Small businesses with 100 or fewer employees that do not have another employer-sponsored retirement plan are generally eligible. It’s best to check with your CPA before deciding on a plan, though.
Pros of Simple IRAs
As the name implies, Simple IRAs are easy to set up and maintain. The paperwork to establish one is minimal, and they have lower administrative fees than many other plans. So, Simple IRAs can be cost-effective if you have a small business with a limited budget.
They can also generate employee loyalty, potentially reducing expensive turnover costs. How? Unlike some retirement vehicles, Simple IRAs provide immediate and complete vesting for employees. So, employees contribute fully to their retirement from day one, encouraging them to remain at your business.
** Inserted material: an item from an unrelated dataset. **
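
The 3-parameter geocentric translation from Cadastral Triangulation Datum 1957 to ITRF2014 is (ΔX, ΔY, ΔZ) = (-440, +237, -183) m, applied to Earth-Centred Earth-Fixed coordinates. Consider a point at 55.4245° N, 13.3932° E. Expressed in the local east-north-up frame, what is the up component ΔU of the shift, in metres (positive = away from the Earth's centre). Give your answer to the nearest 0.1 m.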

And the tax advantages encourage employees to stay in place, too. All contributions are tax deductible, and earnings grow tax-deferred until withdrawn.
And last but not least, Simple IRAs are like free money for employees. The business owner must contribute at least 2% of each eligible employee’s compensation, regardless of whether the employee contributes. If they do contribute, the business owner can match up to 3% of the employee’s income.
Cons of Simple IRAs
Of course, it’s not all sunshine and roses. There are disadvantages for employers and employees.
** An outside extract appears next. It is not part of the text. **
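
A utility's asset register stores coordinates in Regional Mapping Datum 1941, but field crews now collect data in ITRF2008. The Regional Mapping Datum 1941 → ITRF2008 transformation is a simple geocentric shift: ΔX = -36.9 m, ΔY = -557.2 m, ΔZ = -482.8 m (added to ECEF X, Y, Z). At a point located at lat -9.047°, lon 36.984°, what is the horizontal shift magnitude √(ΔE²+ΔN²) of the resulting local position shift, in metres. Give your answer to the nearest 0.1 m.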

Perhaps the most glaring are the contribution limits. They are low compared to other retirement plans. Employees can only contribute up to $15,500 in 2023, though there is an additional catch-up contribution of $3,500 annually for those aged 50 and older.
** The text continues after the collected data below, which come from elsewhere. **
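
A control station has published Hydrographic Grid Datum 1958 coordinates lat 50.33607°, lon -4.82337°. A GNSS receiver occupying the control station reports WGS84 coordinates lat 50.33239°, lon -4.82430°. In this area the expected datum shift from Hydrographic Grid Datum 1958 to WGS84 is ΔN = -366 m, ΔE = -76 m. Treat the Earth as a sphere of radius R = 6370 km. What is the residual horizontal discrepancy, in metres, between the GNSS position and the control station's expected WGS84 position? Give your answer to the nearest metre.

44 m

Observed coordinate differences: Δφ = -0.00368°, Δλ = -0.00093°.
Converting to metres (1° lat = 111177 m, cos φ = 0.638283): observed ΔN = -409.1 m, observed ΔE = -66.0 m.
Subtracting the expected shift leaves a residual of -409.1 − (-366) = -43.1 m north and -66.0 − (-76) = 10.0 m east.
Residual distance = √((-43.1)² + 10.0²) = 44.3 m.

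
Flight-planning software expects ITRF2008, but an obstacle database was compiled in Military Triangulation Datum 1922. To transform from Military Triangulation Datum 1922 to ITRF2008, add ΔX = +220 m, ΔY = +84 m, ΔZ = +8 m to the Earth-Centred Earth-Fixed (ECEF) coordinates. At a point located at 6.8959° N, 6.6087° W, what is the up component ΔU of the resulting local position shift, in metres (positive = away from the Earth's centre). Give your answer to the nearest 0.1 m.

The local up (radial) axis is (cos φ cos λ, cos φ sin λ, sin φ), giving ΔU = 216.957 − 9.597 + 0.961 = 208.32 m.

ΔU = 208.3 m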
Investment options are limited, too. Compared to 401(k)s, the menu of investments is small, lowering the chance for diversification and growth.
And there are early withdrawal penalties. A 10% early withdrawal penalty, on top of applicable taxes, may apply if an employee withdraws funds before age 59 ½.
How to Start a Simple IRA
If a Simple IRA seems viable for you and your business, here are the steps you’ll need to take. A CPA can help with these if needed.
First, choose a bank or brokerage to be the account custodian. Then, complete the necessary paperwork and determine the contribution percentages for you and your employees. Remember, IRS limits apply.
After establishing the account, communicate with employees to ensure they make regular contributions. Finally, stay compliant with IRS annual reporting requirements by filing the necessary forms and providing employees with the required disclosures.
The Bottom Line
Simple IRAs offer a straightforward and accessible way to save for retirement, especially for small businesses and self-employed individuals. They come with distinct advantages, such as ease of establishment and tax benefits, but also have limitations like contribution limits and early withdrawal penalties. By carefully considering these pros and cons and following the steps outlined to set up a Simple IRA, you can take a significant step toward securing your financial future. Remember to consult with a financial advisor or tax professional for personalized guidance on retirement planning.